The one thing that gets my blood to boil is when people, who try to ham fist equality despite it often not being fair treatment, telling someone to force a gender quota.
Almost ALWAYS the reason there aren't women in a STEM field is because the population of women interested in the fields is significantly smaller than that of men.
It's similar, maybe in fact worse with more traditionally female dominated careers like child/elder care or design, liberal arts, etc, where men can be considered as inferior to women because they lake innate motherly, or creative, maybe even to be considered "girly" qualities. Nobody in this modern age would say a woman shouldn't enter a STEM field, and many people would encourage it intensely, but there aren't so many people trying to get men interested in being actors, or stage makeup artists, or nannies, etc. In fact, I know some people who, just because of some statistics alone, would refuse to hire a male babysitter. If someone refused to hire a woman based on a statistic they could not control, they would be labeled sexist, discriminatory, and not willing to give someone a chance because of their gender.
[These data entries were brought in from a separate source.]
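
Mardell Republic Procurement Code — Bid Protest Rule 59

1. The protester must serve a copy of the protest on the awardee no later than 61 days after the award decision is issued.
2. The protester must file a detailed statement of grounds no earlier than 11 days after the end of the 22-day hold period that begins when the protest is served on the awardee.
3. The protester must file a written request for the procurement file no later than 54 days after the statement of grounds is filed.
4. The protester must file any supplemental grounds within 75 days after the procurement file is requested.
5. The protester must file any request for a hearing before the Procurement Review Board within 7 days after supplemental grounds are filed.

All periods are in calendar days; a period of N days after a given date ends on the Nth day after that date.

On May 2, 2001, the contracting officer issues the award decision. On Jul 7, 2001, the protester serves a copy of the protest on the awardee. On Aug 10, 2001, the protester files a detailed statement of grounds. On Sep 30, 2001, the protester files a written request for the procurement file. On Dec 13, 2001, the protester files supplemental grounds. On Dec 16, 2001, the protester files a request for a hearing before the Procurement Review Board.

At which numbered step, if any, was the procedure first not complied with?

Step 1

Step 1 — counting 61 days from May 2, 2001 (when the award decision is issued) gives a deadline of Jul 2, 2001; Jul 7, 2001 misses that deadline by 5 days.
Later steps need not be reached.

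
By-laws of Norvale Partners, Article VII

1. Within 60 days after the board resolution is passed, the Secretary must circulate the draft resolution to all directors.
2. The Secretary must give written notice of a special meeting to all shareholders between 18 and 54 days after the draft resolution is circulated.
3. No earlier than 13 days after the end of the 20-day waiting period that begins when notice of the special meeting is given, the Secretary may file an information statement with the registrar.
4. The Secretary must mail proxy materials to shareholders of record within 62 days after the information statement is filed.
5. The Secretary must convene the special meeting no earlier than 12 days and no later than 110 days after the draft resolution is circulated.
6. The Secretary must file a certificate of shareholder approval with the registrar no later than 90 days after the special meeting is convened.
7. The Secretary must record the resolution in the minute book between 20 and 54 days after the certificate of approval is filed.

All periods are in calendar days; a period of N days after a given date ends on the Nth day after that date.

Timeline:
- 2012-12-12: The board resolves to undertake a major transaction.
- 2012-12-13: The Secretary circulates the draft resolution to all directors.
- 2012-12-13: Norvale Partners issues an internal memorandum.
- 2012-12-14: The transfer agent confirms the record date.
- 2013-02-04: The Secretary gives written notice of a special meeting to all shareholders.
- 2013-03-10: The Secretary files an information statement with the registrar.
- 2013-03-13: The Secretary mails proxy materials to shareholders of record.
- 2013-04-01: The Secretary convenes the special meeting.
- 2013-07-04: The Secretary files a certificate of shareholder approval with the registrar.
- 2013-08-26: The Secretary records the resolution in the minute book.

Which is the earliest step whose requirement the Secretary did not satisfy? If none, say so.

Step 6

Step 1 — counting 60 days from 2012-12-12 (when the board resolution is passed) gives a deadline of 2013-02-10; completed 2012-12-13, before the deadline.
Step 2 — 18 and 54 days from 2012-12-13 (when the draft resolution is circulated) are 2012-12-31 and 2013-02-05 respectively; 2013-02-04 falls inside that range.
Step 3 — must wait 13 days from 2013-02-24 (end of the 20-day waiting period, which began when notice of the special meeting is given on 2013-02-04), so not before 2013-03-09; 2013-03-10 is on or after that date.
Step 4 — counting 62 days from 2013-03-10 (when the information statement is filed) gives a deadline of 2013-05-11; completed 2013-03-13, before the deadline.
Step 5 — 12 and 110 days from 2012-12-13 (when the draft resolution is circulated) are 2012-12-25 and 2013-04-02 respectively; 2013-04-01 falls inside that range.
Step 6 — counting 90 days from 2013-04-01 (when the special meeting is convened) gives a deadline of 2013-06-30; 2013-07-04 misses that deadline by 4 days.
The analysis stops there.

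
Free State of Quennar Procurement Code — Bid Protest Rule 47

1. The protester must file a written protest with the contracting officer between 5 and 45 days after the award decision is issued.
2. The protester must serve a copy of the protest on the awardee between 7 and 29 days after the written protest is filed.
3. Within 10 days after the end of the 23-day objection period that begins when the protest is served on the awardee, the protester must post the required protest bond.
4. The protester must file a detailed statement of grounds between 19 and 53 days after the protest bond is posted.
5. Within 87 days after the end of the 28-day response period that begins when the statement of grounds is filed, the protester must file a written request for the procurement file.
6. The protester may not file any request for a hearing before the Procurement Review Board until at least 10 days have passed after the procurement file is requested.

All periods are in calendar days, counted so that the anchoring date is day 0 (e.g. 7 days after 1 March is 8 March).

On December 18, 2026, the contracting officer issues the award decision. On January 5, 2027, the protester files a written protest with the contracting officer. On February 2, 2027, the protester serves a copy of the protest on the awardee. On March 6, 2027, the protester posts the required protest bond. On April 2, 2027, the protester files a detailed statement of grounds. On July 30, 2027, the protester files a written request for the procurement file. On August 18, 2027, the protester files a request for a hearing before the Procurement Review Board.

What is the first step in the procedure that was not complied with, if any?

Step 5

Step 1 — 5 and 45 days from December 18, 2026 (when the award decision is issued) are December 23, 2026 and February 1, 2027 respectively; done January 5, 2027 — within the window.
Step 2 — 7 and 29 days from January 5, 2027 (when the written protest is filed) are January 12, 2027 and February 3, 2027 respectively; February 2, 2027 falls inside that range.
Step 3 — counting 10 days from February 25, 2027 (end of the 23-day objection period, which began when the protest is served on the awardee on February 2, 2027) gives a deadline of March 7, 2027; March 6, 2027 is within that limit.
Step 4 — 19 and 53 days from March 6, 2027 (when the protest bond is posted) are March 25, 2027 and April 28, 2027 respectively; April 2, 2027 falls inside that range.
Step 5 — counting 87 days from April 30, 2027 (end of the 28-day response period, which began when the statement of grounds is filed on April 2, 2027) gives a deadline of July 26, 2027; done July 30, 2027 — 4 days late.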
Don't take this to mean I do not want women to participate in STEM fields because other people don't want men to participate in other fields, in fact, quite the opposite. I think if people consider gender equality in industries to be an important goal, (and I can see how it could be for regulatory and power control reasons), that we should try to encourage men to enter more traditionally feminine fields, as much as we are trying to get women to engage STEM fields.
The one thing that really annoys me, is when this "problem" is taken on at the college level, at which point students have had (normally) 18 years of their life to make solid choices about their careers, and most people don't want to change just because someone says that they have to. I HATE it when colleges introduce gender quotas, as it just ends up turning into waiting for the one, rare female interested into the career before you can let in equally capable and interested men in.
Nobody, or at least very few, at least in my nation, tries to get girls interested in STEM fields at the elementary or highschool level. I do think that it would be a really cool idea to advertise the field to women specifically in pre-adult education, and I think if we want to get women in STEM fields, that's the only way to do it.
Now onto this topic. If you're going to come on here and make a massive generalization, and call out an entire group of people based on one asshole, or even a group of assholes that said or did stupid shit under the banner, piss off. Generalizations annoy me to no end, and I hate it when I look at something that blindly calls everybody in my political category something that most of us, or even some of us are not.